UChicago remembers Robert Ritner, iconic Egyptologist

Famous Egyptologist and beloved UCicago professor Robert Ritner died on July 25, 2021 at Northwestern Memorial Hospital after a long battle with leukemia and kidney disease. He was 68 years old.

Born in Houston in 1953 to Bob and Margaret Ritner, Robert Ritner Jr. was fascinated by ancient Egypt from an early age and read extensively about it at the Houston Public Library as a child. He attended Rice University and majored in psychology, graduating with honors in 1975. He also studied medieval history as an undergraduate, and this extracurricular interest in history eventually led him to to publish his first scholarly work, “Egyptians in Ireland: A Question of Copt Peregrinations,” in Rice University Studies in 1976.

Ritner arrived at the University of Chicago’s Oriental Institute (OI) in 1976, studying and researching Egyptian history for over a decade until he received his doctorate – again with honors – in 1987. Between 1991 and 1996, Ritner was Marilyn S. Simpson Assistant Professor of Egyptology at Yale University before returning to OI in 1996. He became Associate Professor then Full Professor, and in 2019 , he was appointed Rowe’s first professor of Egyptology at the OI during his centenary gala.

Ritner was best known for his revised thesis work, 1993 The mechanics of ancient Egyptian magical practice, which remains widely read in the study of ancient Egyptian religion and magic.

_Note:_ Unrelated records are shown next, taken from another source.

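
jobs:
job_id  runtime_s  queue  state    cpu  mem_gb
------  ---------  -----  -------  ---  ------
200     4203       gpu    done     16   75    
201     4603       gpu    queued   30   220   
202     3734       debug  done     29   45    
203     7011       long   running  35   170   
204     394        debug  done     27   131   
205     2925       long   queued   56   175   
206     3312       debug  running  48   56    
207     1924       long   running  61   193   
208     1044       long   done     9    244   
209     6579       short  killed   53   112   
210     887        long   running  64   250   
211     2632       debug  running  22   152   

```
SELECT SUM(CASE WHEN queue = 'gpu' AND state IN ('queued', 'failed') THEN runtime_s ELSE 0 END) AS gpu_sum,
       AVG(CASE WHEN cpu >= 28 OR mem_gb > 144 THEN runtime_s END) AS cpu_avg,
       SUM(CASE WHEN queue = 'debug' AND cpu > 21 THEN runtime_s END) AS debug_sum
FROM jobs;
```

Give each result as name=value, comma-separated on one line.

[gpu_sum: queue = 'gpu' AND state IN ('queued', 'failed')]
job_id=200: ✗
job_id=201: ✓ → 4603
job_id=202: ✗
job_id=203: ✗
job_id=204: ✗
job_id=205: ✗
job_id=206: ✗
job_id=207: ✗
job_id=208: ✗
job_id=209: ✗
job_id=210: ✗
job_id=211: ✗
gpu_sum = 4603
—
[cpu_avg: cpu >= 28 OR mem_gb > 144]
job_id=200: ✗
job_id=201: ✓ → 4603
job_id=202: ✓ → 3734
job_id=203: ✓ → 7011
job_id=204: ✗
job_id=205: ✓ → 2925
job_id=206: ✓ → 3312
job_id=207: ✓ → 1924
job_id=208: ✓ → 1044
job_id=209: ✓ → 6579
job_id=210: ✓ → 887
job_id=211: ✓ → 2632
cpu_avg = (4603 + 3734 + 7011 + 2925 + 3312 + 1924 + 1044 + 6579 + 887 + 2632) / 10 = 3465.1
—
[debug_sum: queue = 'debug' AND cpu > 21]
job_id=200: ✗
job_id=201: ✗
job_id=202: ✓ → 3734
job_id=203: ✗
job_id=204: ✓ → 394
job_id=205: ✗
job_id=206: ✓ → 3312
job_id=207: ✗
job_id=208: ✗
job_id=209: ✗
job_id=210: ✗
job_id=211: ✓ → 2632
debug_sum = 3734 + 394 + 3312 + 2632 = 10072

gpu_sum=4603, cpu_avg=3465.1, debug_sum=10072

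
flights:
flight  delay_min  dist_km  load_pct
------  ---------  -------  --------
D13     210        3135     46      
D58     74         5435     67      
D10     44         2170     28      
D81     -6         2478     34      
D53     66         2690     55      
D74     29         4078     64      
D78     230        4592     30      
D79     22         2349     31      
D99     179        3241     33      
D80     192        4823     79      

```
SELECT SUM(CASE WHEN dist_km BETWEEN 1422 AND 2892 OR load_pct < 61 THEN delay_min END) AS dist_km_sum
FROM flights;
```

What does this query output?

flight=D13: ✓ → 210
flight=D58: ✗
flight=D10: ✓ → 44
flight=D81: ✓ → -6
flight=D53: ✓ → 66
flight=D74: ✗
flight=D78: ✓ → 230
flight=D79: ✓ → 22
flight=D99: ✓ → 179
flight=D80: ✗
dist_km_sum = 210 + 44 + -6 + 66 + 230 + 22 + 179 = 745

745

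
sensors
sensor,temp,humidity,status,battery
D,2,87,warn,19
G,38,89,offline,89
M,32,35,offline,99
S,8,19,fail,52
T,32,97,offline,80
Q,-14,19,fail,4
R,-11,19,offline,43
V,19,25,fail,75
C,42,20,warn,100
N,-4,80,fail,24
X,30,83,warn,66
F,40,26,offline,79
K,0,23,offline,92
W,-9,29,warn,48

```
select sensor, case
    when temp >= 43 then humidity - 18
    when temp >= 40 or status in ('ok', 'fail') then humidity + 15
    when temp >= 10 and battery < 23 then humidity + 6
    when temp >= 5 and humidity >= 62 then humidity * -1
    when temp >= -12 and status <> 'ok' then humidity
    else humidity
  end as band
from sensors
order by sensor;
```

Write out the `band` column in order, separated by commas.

35, 87, 41, -89, 23, 35, 95, 34, 19, 34, -97, 40, 29, -83

sensor=C: temp >= 40 or status in ('ok', 'fail') → 35
sensor=D: temp >= -12 and status <> 'ok' → 87
sensor=F: temp >= 40 or status in ('ok', 'fail') → 41
sensor=G: temp >= 5 and humidity >= 62 → -89
sensor=K: temp >= -12 and status <> 'ok' → 23
sensor=M: temp >= -12 and status <> 'ok' → 35
sensor=N: temp >= 40 or status in ('ok', 'fail') → 95
sensor=Q: temp >= 40 or status in ('ok', 'fail') → 34
sensor=R: temp >= -12 and status <> 'ok' → 19
sensor=S: temp >= 40 or status in ('ok', 'fail') → 34
sensor=T: temp >= 5 and humidity >= 62 → -97
sensor=V: temp >= 40 or status in ('ok', 'fail') → 40
sensor=W: temp >= -12 and status <> 'ok' → 29
sensor=X: temp >= 5 and humidity >= 62 → -83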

In addition to Ritner’s direct influence on his students and colleagues, his work has cultivated an interest in ancient Egypt for countless readers. He was considered a world-class expert on ancient Egyptian magic, religion and culture, as evidenced by his numerous publications on the subject.

Not all of Ritner’s work was limited to the ancient world. He was instrumental in discrediting the claims of Joseph Smith, founder of The Church of Jesus Christ of Latter-day Saints, that Smith had successfully decoded ancient Egyptian hieroglyphics by “translating” the Book of Mormon of Abraham from two Egyptian scrolls that the Mormon community purchased from a traveling mummy exhibit in the mid-1800s. Ritner published The Joseph Smith Egyptian Papyri: A Complete Tradition in 2013, translating into English the Egyptian manuscripts on which Joseph Smith based his Book of Abraham. According to Ritner, Smith’s translation was a fabrication, and the papyri that he claimed to have translated were actually 1,500 years after Abraham’s death. He made a long appearance on the Mormon stories podcast, discussing his work to unravel Smith’s claims about his ability to translate hieroglyphics.

Ritner was a pillar of the OI, and his colleagues, students and other OI members vividly remember his intense love for all things Egypt and his dedication to teaching and to his work, said Sue Geshwender, OI Volunteer Manager. An article co-authored by Geshwender and shared with Brown describes Ritner as a meticulous and friendly presence at the Institute, decorating his office entirely with “kitsch Egyptomania,” frequenting potlucks and the docent’s library, and visiting museums and exhibitions with volunteers and fellow workers. ‘OI.

During the last years of his life, Ritner was always accompanied by his dog Sheshonq, named after a pharaoh of the 22nd Egyptian dynasty. Every Halloween, Ritner and Sheshonq came to class in matching mummy or pharaoh costumes.

In an email to Brown, Ariel Singer, another graduate student of Ritner, called him, among other things, “one of the most remarkable teachers I have ever had”.

The singer also remembered Ritner and Sheshonq’s close camaraderie. “My favorite memories of Professor Ritner were the times he stopped by the Demotic Dictionary office (where I worked) with, or perhaps more accurately directed by, his Wheaton Terrier Sheshonq. Professor Ritner and I shared a deep love for dogs, and Sheshonq is a particularly charming dog! Sheshonq was always happy to have as many pets as possible, and Professor Ritner was always happy to discuss the latest news in Egyptology or the world at large.

Ritner is survived by his younger brother Rick, his sister-in-law Jody, his nieces, his cousins ​​and his dog Sheshonq.